Affiliation: Russian-Armenian/Slavonic University

We can’t imagine our existence without narrative. I think one of the definitions of humankind should be as a story-telling creature. Epics are the highest expression of this characteristic.

As far as I know, epic narrative has not been discussed in studies of epic. One possible exception may be Bowra’s work on heroic poetry, to which I will return.

Epic is a narrative about the most important events in a people’s history. When we state “important events” we mean a given people’s perspective and opinions, not historians’ viewpoints. That is not to say that the approaches of researchers and the mass population are inevitably contradictory. I only wish to stress that the images of an epic were born spontaneously, in the depths of folk life, outside the influences of historians, clergymen, and other educated circles.

This issue is of paramount significance for my approach. Epic is the expression of a people’s ideas and notions. It is principially collective, not individual. How this collective view is formed is another question. But every epic tradent expresses this collective or folk view on the events and heroes. All the narration is based on the collective, not individual ideas of moral values. That is why in folk epics we do not encounter the names of singers or tellers. They are only the representatives of their collectives, their peoples. From this point of view folk epics are primarily anonymous. This applies to the Armenian folk epic, the Russian bylinas, the Kirgiz folk epic, etc.
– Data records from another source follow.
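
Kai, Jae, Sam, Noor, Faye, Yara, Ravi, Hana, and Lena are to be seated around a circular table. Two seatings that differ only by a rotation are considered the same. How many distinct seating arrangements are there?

Seat Kai anywhere (absorbing the rotational symmetry), then permute the other 8: (8)! = 40320.

40320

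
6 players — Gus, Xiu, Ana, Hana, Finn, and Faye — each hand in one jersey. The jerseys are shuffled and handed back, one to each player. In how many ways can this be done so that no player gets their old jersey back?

This is the derangement count D_6: permutations of 6 items with no fixed point.
By inclusion–exclusion this is Σ_{j=0}^{6} (−1)^j C(6,j)·(6−j)!.
Computing: 720 − 720 + 360 − 120 + 30 − 6 + 1 = 265.

265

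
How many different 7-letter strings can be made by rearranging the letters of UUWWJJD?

630

UUWWJJD has 7 letters with J appearing twice, U appearing twice, and W appearing twice.
So there are 7! / (2!·2!·2!) = 630 distinguishable arrangements.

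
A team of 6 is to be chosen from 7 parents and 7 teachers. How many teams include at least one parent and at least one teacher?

With no constraint there are C(14,6) = 3003 possible selections.
Subtract selections that omit an entire group: no parents → C(7,6) = 7; no teachers → C(7,6) = 7.
Both groups omitted at once is impossible, so 3003 − 14 = 2989.

2989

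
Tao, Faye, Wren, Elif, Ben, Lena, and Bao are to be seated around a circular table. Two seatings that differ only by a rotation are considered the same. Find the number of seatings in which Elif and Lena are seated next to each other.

Treat {Elif, Lena} as one unit (2 internal orders) and seat the resulting 6 units around the table: (5)! circular arrangements.
So 2 × (5)! = 2 × 120 = 240.

240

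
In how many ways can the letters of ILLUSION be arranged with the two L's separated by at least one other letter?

There are 8!/(2!·2!) = 10080 arrangements of ILLUSION in total.
Arrangements with the L's together: treat LL as one letter, giving (7)!/(2!) = 2520.
Hence 10080 − 2520 = 7560.

7560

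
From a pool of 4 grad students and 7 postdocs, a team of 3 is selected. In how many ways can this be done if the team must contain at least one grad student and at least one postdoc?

126

With no constraint there are C(11,3) = 165 possible selections.
Subtract selections that omit an entire group: no grad students → C(7,3) = 35; no postdocs → C(4,3) = 4.
Both groups omitted at once is impossible, so 165 − 39 = 126.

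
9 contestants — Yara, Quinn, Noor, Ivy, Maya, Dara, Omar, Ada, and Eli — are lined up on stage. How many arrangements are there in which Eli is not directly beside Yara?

282240

Of the 9! = 362880 arrangements, those with Eli and Yara adjacent number 2 × 8! = 80640 (treat the pair as a block with 2 internal orders).
So 362880 − 80640 = 282240 arrangements keep them apart.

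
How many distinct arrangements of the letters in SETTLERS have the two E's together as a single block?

1260

Treat the 2 copies of E as a single block. The multiset to arrange is then {EE, L, R, S, S, T, T}, 7 items in all.
That gives (7)!/(2!·2!) = 1260 arrangements.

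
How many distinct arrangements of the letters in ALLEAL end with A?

20

Fix A in the last position and arrange the remaining 5 letters.
Those 5 letters have L appearing 3 times, giving (5)!/(3!) = 20.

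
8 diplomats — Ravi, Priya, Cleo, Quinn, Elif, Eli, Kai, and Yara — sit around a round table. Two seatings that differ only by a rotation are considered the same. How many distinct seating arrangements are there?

Around a circle, 8 distinct people have 8!/8 = (7)! = 5040 rotationally distinct seatings.

5040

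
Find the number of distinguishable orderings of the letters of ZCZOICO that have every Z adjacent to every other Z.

Treat the 2 copies of Z as a single block. The multiset to arrange is then {ZZ, C, C, I, O, O}, 6 items in all.
That gives (6)!/(2!·2!) = 180 arrangements.

180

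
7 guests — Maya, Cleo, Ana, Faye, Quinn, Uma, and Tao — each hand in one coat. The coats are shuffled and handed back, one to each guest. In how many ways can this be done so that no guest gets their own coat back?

1854

Count assignments avoiding every fixed point. For any j of the 7 guests fixed to their own coat, the other 7−j can be arranged in (7−j)! ways.
By inclusion–exclusion this is Σ_{j=0}^{7} (−1)^j C(7,j)·(7−j)!.
Computing: 5040 − 5040 + 2520 − 840 + 210 − 42 + 7 − 1 = 1854.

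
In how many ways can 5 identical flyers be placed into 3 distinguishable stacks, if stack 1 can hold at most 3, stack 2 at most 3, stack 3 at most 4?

Without the upper bounds there are C(7,2) = 21 ways to split 5 among 3 stacks.
Subtract solutions that violate a single cap (substitute x_i' = x_i − (cap_i+1)): x_1 ≥ 4 gives C(3,2) = 3; x_2 ≥ 4 gives C(3,2) = 3; x_3 ≥ 5 gives C(2,2) = 1. Together 7.
No two caps can be exceeded simultaneously, so the pair terms are all 0.
By inclusion–exclusion the count is 21 − 7 + 0 = 14.

14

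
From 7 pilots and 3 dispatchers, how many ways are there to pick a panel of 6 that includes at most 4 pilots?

Split by how many pilots are chosen (0 through 4).
Sum: C(7,0)·C(3,6) + C(7,1)·C(3,5) + C(7,2)·C(3,4) + C(7,3)·C(3,3) + C(7,4)·C(3,2) = 0 + 0 + 0 + 35 + 105 = 140.

140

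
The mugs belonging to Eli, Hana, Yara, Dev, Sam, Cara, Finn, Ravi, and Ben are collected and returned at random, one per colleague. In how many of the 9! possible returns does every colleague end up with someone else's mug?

Let Aᵢ be the assignments in which colleague i gets their own mug. We want the size of the complement of A₁∪…∪A_9.
By inclusion–exclusion this is Σ_{j=0}^{9} (−1)^j C(9,j)·(9−j)!.
Computing: 362880 − 362880 + 181440 − 60480 + 15120 − 3024 + 504 − 72 + 9 − 1 = 133496.

133496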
We know the most talented tellers of epics. But you cannot ascribe the folk epic per se to a teller or singer. That would be ridiculous.

From this point of view some of Bowra’s approaches seem incorrect. He continually focuses on the poets. But in European and other languages the poet is a creator, an author, who creates his works independently. The tradent of a folk epic transmits only what had been created by the people. He is really only a mediator. In no sense do I wish to downplay the role of these mediators in the preservation and development of epics. Most of them were really talented men, and their contribution to the folk epics is great. But you have to discuss this problem in the context of of folk epics and their particular characteristics. There is one “poet” in folk epics, the people, the community at large, who consider themselves an entity with a common history, common worldview, and common moral values. When Bowra treats the tradents’ contribution as something highly creative, he surpasses the limits of the tellers’ true contribution, consciously or unconsciously аscribing to them the norms of contemporary literature, though on other pages he highlights the differences between them.

Above, I described the tellers as mediators, but it would be more precise to call them the representatives of their community or people. Their individuality can be expressed only within those boundaries. We can hardly overestimate their significance in speaking about folk epics. It is thanks to them that we possess the heritage of the world epic tradition. But they are not the bearers of an individualistic point of view.

In the narratives perspective is one of the main elements. Anyone, who tells about something, tells it from a specific point of view. In contemporary literature this point is primarily individual. In folk epics it is primarily not individual but collective.

However, this in no way limits the diversity of folk epics. On the contrary, in epics we observe the peculiarities of the distinct peoples and epochs, and only within these parameters do we note the peculiarities of the individual narrative styles.